Whiff of scandal
The whiff of scandal around the missing messages is just the latest PR blow for Sturgeon — who is still beloved by many Scottish nationalists — and her legacy, and carries bleak implications for the pro-independence Scottish National Party (SNP) she once led.
Not long after her shock resignation last February, Sturgeon was arrested alongside her husband Peter Murrell, the party’s former chief executive, in connection with a long-running police probe into SNP finances.
Both she and Murrell were released without charge and insist they did nothing wrong — but the investigation continues, and images of their home being raided by police are now seared into the public memory.
A new poll by Norstat that was featured prominently in the Sunday Times newspaper last weekend found a majority of Scots no longer trust Sturgeon, including one in four SNP supporters.
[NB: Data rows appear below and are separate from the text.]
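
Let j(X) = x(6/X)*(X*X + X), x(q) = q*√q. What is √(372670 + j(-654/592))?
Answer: √(6061510717630 - 375069*I*√4033)/4033 ≈ 610.47 - 0.0011994*I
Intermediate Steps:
x(q) = q^(3/2)
j(X) = 6*√6*(1/X)^(3/2)*(X + X²) (j(X) = (6/X)^(3/2)*(X*X + X) = (6*√6*(1/X)^(3/2))*(X² + X) = (6*√6*(1/X)^(3/2))*(X + X²) = 6*√6*(1/X)^(3/2)*(X + X²))
√(372670 + j(-654/592)) = √(372670 + 6*(-654/592)*√6*(1/(-654/592))^(3/2)*(1 - 654/592)) = √(372670 + 6*(-654*1/592)*√6*(1/(-654*1/592))^(3/2)*(1 - 654*1/592)) = √(372670 + 6*(-327/296)*√6*(1/(-327/296))^(3/2)*(1 - 327/296)) = √(372670 + 6*(-327/296)*√6*(-296/327)^(3/2)*(-31/296)) = √(372670 + 6*(-327/296)*√6*(-592*I*√24198/106929)*(-31/296)) = √(372670 - 93*I*√4033/4033)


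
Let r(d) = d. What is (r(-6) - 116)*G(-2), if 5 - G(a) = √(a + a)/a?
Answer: -610 - 122*I ≈ -610.0 - 122.0*I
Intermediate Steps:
G(a) = 5 - √2/√a (G(a) = 5 - √(a + a)/a = 5 - √(2*a)/a = 5 - √2*√a/a = 5 - √2/√a)
(r(-6) - 116)*G(-2) = (-6 - 116)*(5 - √2/√(-2)) = -122*(5 - √2*(-I*√2/2)) = -122*(5 + I) = -610 - 122*I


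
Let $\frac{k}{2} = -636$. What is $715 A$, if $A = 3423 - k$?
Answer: $3356925$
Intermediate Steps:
$k = -1272$ ($k = 2 \left(-636\right) = -1272$)
$A = 4695$ ($A = 3423 - -1272 = 3423 + 1272 = 4695$)
$715 A = 715 \cdot 4695 = 3356925$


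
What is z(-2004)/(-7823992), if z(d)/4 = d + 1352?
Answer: 326/977999 ≈ 0.00033333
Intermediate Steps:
z(d) = 5408 + 4*d (z(d) = 4*(d + 1352) = 4*(1352 + d) = 5408 + 4*d)
z(-2004)/(-7823992) = (5408 + 4*(-2004))/(-7823992) = (5408 - 8016)*(-1/7823992) = -2608*(-1/7823992) = 326/977999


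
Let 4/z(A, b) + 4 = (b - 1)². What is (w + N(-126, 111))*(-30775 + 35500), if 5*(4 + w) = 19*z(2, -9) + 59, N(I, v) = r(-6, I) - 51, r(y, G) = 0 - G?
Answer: 3135825/8 ≈ 3.9198e+5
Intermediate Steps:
r(y, G) = -G
N(I, v) = -51 - I (N(I, v) = -I - 51 = -51 - I)
z(A, b) = 4/(-4 + (-1 + b)²) (z(A, b) = 4/(-4 + (b - 1)²) = 4/(-4 + (-1 + b)²))
w = 191/24 (w = -4 + (19*(4/(-4 + (-1 - 9)²)) + 59)/5 = -4 + (19*(4/(-4 + (-10)²)) + 59)/5 = -4 + (19*(4/(-4 + 100)) + 59)/5 = -4 + (19*(4/96) + 59)/5 = -4 + (19*(4*(1/96)) + 59)/5 = -4 + (19*(1/24) + 59)/5 = -4 + (19/24 + 59)/5 = -4 + (⅕)*(1435/24) = -4 + 287/24 = 191/24 ≈ 7.9583)
(w + N(-126, 111))*(-30775 + 35500) = (191/24 + (-51 - 1*(-126)))*(-30775 + 35500) = (191/24 + (-51 + 126))*4725 = (191/24 + 75)*4725 = (1991/24)*4725 = 3135825/8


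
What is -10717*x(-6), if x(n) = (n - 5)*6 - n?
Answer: 643020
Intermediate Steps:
x(n) = -30 + 5*n (x(n) = (-5 + n)*6 - n = (-30 + 6*n) - n = -30 + 5*n)
-10717*x(-6) = -10717*(-30 + 5*(-6)) = -10717*(-30 - 30) = -10717*(-60) = 643020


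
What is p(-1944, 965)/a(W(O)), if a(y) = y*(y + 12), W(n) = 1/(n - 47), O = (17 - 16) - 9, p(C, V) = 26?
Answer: -78650/659 ≈ -119.35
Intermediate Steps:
O = -8 (O = 1 - 9 = -8)
W(n) = 1/(-47 + n)
a(y) = y*(12 + y)
p(-1944, 965)/a(W(O)) = 26/(((12 + 1/(-47 - 8))/(-47 - 8))) = 26/(((12 + 1/(-55))/(-55))) = 26/((-(12 - 1/55)/55)) = 26/((-1/55*659/55)) = 26/(-659/3025) = 26*(-3025/659) = -78650/659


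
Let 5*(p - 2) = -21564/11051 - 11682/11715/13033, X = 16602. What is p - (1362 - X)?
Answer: 3896504376713336/255649137325 ≈ 15242.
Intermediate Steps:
p = 411523880336/255649137325 (p = 2 + (-21564/11051 - 11682/11715/13033)/5 = 2 + (-21564*1/11051 - 11682*1/11715*(1/13033))/5 = 2 + (-21564/11051 - 354/355*1/13033)/5 = 2 + (-21564/11051 - 354/4626715)/5 = 2 + (⅕)*(-99774394314/51129827465) = 2 - 99774394314/255649137325 = 411523880336/255649137325 ≈ 1.6097)
p - (1362 - X) = 411523880336/255649137325 - (1362 - 1*16602) = 411523880336/255649137325 - (1362 - 16602) = 411523880336/255649137325 - 1*(-15240) = 411523880336/255649137325 + 15240 = 3896504376713336/255649137325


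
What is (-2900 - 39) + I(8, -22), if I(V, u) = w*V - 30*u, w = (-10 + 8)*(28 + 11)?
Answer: -2903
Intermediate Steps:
w = -78 (w = -2*39 = -78)
I(V, u) = -78*V - 30*u
(-2900 - 39) + I(8, -22) = (-2900 - 39) + (-78*8 - 30*(-22)) = -2939 + (-624 + 660) = -2939 + 36 = -2903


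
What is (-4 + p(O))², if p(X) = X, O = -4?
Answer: 64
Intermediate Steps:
(-4 + p(O))² = (-4 - 4)² = (-8)² = 64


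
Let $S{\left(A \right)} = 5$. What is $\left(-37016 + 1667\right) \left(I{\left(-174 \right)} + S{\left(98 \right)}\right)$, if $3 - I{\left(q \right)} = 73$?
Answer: $2297685$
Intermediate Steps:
$I{\left(q \right)} = -70$ ($I{\left(q \right)} = 3 - 73 = -70$)
$\left(-37016 + 1667\right) \left(I{\left(-174 \right)} + S{\left(98 \right)}\right) = \left(-37016 + 1667\right) \left(-70 + 5\right) = \left(-35349\right) \left(-65\right) = 2297685$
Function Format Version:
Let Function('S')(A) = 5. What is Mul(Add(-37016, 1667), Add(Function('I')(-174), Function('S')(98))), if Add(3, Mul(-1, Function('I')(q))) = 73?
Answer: 2297685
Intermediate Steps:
Function('I')(q) = -70 (Function('I')(q) = Add(3, Mul(-1, 73)) = Add(3, -73) = -70)
Mul(Add(-37016, 1667), Add(Function('I')(-174), Function('S')(98))) = Mul(Add(-37016, 1667), Add(-70, 5)) = Mul(-35349, -65) = 2297685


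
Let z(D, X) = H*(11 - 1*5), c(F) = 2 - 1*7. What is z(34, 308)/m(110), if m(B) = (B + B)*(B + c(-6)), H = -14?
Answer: -1/275 ≈ -0.0036364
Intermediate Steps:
c(F) = -5 (c(F) = 2 - 7 = -5)
m(B) = 2*B*(-5 + B) (m(B) = (B + B)*(B - 5) = (2*B)*(-5 + B) = 2*B*(-5 + B))
z(D, X) = -84 (z(D, X) = -14*(11 - 1*5) = -14*(11 - 5) = -14*6 = -84)
z(34, 308)/m(110) = -84*1/(220*(-5 + 110)) = -84/(2*110*105) = -84/23100 = -84*1/23100 = -1/275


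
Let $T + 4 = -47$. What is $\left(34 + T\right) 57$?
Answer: $-969$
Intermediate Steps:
$T = -51$ ($T = -4 - 47 = -51$)
$\left(34 + T\right) 57 = \left(34 - 51\right) 57 = \left(-17\right) 57 = -969$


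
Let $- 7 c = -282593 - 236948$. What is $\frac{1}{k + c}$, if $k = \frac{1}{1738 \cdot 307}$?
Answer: $\frac{3734962}{277209413213} \approx 1.3473 \cdot 10^{-5}$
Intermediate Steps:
$k = \frac{1}{533566} \approx 1.8742 \cdot 10^{-6}$
$c = \frac{519541}{7}$ ($c = - \frac{-282593 - 236948}{7} = \left(- \frac{1}{7}\right) \left(-519541\right) = \frac{519541}{7} \approx 74220.0$)
$\frac{1}{k + c} = \frac{1}{\frac{1}{533566} + \frac{519541}{7}} = \frac{1}{\frac{277209413213}{3734962}} = \frac{3734962}{277209413213}$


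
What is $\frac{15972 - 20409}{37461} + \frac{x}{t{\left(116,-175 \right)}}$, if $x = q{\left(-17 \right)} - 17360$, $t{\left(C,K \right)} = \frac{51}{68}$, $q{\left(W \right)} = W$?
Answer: $- \frac{867950833}{37461} \approx -23169.0$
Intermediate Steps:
$t{\left(C,K \right)} = \frac{3}{4}$ ($t{\left(C,K \right)} = 51 \cdot \frac{1}{68} = \frac{3}{4}$)
$x = -17377$ ($x = -17 - 17360 = -17377$)
$\frac{15972 - 20409}{37461} + \frac{x}{t{\left(116,-175 \right)}} = \frac{15972 - 20409}{37461} - \frac{17377}{\frac{3}{4}} = \left(-4437\right) \frac{1}{37461} - \frac{69508}{3} = - \frac{1479}{12487} - \frac{69508}{3} = - \frac{867950833}{37461}$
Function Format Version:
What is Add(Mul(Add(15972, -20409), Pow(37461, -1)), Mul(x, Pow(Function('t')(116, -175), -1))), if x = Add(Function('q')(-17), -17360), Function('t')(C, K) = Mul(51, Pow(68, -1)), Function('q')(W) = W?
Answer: Rational(-867950833, 37461) ≈ -23169.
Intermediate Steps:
Function('t')(C, K) = Rational(3, 4) (Function('t')(C, K) = Mul(51, Rational(1, 68)) = Rational(3, 4))
x = -17377 (x = Add(-17, -17360) = -17377)
Add(Mul(Add(15972, -20409), Pow(37461, -1)), Mul(x, Pow(Function('t')(116, -175), -1))) = Add(Mul(Add(15972, -20409), Pow(37461, -1)), Mul(-17377, Pow(Rational(3, 4), -1))) = Add(Mul(-4437, Rational(1, 37461)), Mul(-17377, Rational(4, 3))) = Add(Rational(-1479, 12487), Rational(-69508, 3)) = Rational(-867950833, 37461)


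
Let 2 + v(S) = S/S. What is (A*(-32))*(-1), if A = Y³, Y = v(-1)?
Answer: -32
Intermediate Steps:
v(S) = -1 (v(S) = -2 + S/S = -2 + 1 = -1)
Y = -1
A = -1 (A = (-1)³ = -1)
(A*(-32))*(-1) = -1*(-32)*(-1) = 32*(-1) = -32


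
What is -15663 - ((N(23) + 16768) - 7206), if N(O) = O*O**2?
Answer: -37392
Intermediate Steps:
N(O) = O**3
-15663 - ((N(23) + 16768) - 7206) = -15663 - ((23**3 + 16768) - 7206) = -15663 - ((12167 + 16768) - 7206) = -15663 - (28935 - 7206) = -15663 - 1*21729 = -15663 - 21729 = -37392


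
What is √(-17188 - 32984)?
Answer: 2*I*√12543 ≈ 223.99*I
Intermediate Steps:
√(-17188 - 32984) = √(-50172) = 2*I*√12543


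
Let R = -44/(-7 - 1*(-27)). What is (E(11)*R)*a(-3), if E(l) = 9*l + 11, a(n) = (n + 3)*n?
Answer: 0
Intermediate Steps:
a(n) = n*(3 + n) (a(n) = (3 + n)*n = n*(3 + n))
E(l) = 11 + 9*l
R = -11/5 (R = -44/(-7 + 27) = -44/20 = -44*1/20 = -11/5 ≈ -2.2000)
(E(11)*R)*a(-3) = ((11 + 9*11)*(-11/5))*(-3*(3 - 3)) = ((11 + 99)*(-11/5))*(-3*0) = (110*(-11/5))*0 = -242*0 = 0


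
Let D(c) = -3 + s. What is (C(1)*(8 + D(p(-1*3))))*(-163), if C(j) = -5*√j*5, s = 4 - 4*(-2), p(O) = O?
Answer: 69275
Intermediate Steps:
s = 12 (s = 4 + 8 = 12)
D(c) = 9 (D(c) = -3 + 12 = 9)
C(j) = -25*√j
(C(1)*(8 + D(p(-1*3))))*(-163) = ((-25*√1)*(8 + 9))*(-163) = (-25*1*17)*(-163) = -25*17*(-163) = -425*(-163) = 69275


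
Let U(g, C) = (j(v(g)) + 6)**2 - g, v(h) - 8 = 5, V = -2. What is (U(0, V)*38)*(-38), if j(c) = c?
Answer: -521284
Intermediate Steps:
v(h) = 13 (v(h) = 8 + 5 = 13)
U(g, C) = 361 - g (U(g, C) = (13 + 6)**2 - g = 19**2 - g = 361 - g)
(U(0, V)*38)*(-38) = ((361 - 1*0)*38)*(-38) = ((361 + 0)*38)*(-38) = (361*38)*(-38) = 13718*(-38) = -521284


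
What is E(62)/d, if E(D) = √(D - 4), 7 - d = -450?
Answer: √58/457 ≈ 0.016665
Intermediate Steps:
d = 457 (d = 7 - 1*(-450) = 7 + 450 = 457)
E(D) = √(-4 + D)
E(62)/d = √(-4 + 62)/457 = √58*(1/457) = √58/457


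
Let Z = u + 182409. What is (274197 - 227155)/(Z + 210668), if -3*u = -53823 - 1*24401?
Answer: 141126/1257455 ≈ 0.11223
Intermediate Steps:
u = 78224/3 (u = -(-53823 - 1*24401)/3 = -(-53823 - 24401)/3 = -⅓*(-78224) = 78224/3 ≈ 26075.)
Z = 625451/3 (Z = 78224/3 + 182409 = 625451/3 ≈ 2.0848e+5)
(274197 - 227155)/(Z + 210668) = (274197 - 227155)/(625451/3 + 210668) = 47042/(1257455/3) = 47042*(3/1257455) = 141126/1257455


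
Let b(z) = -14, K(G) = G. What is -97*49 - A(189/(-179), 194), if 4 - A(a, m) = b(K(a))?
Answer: -4771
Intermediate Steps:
A(a, m) = 18 (A(a, m) = 4 - 1*(-14) = 4 + 14 = 18)
-97*49 - A(189/(-179), 194) = -97*49 - 1*18 = -4753 - 18 = -4771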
It’s clear the ex-first minister no longer commands the magic touch she once held with Scottish voters.
“Few politicians have fallen so sharply in public esteem as Nicola Sturgeon,” said James Mitchell, an Edinburgh University politics professor and a prominent writer on the SNP.
“Accusations that the Sturgeon government was secretive, obsessed with spin and less interested in serious policy challenges, unless there was a constitutional advantage, had long been easily dismissed by the SNP’s impressive spin machine … but there’s no doubt that her reputation and that of the SNP in government is now assessed much more critically,” he added.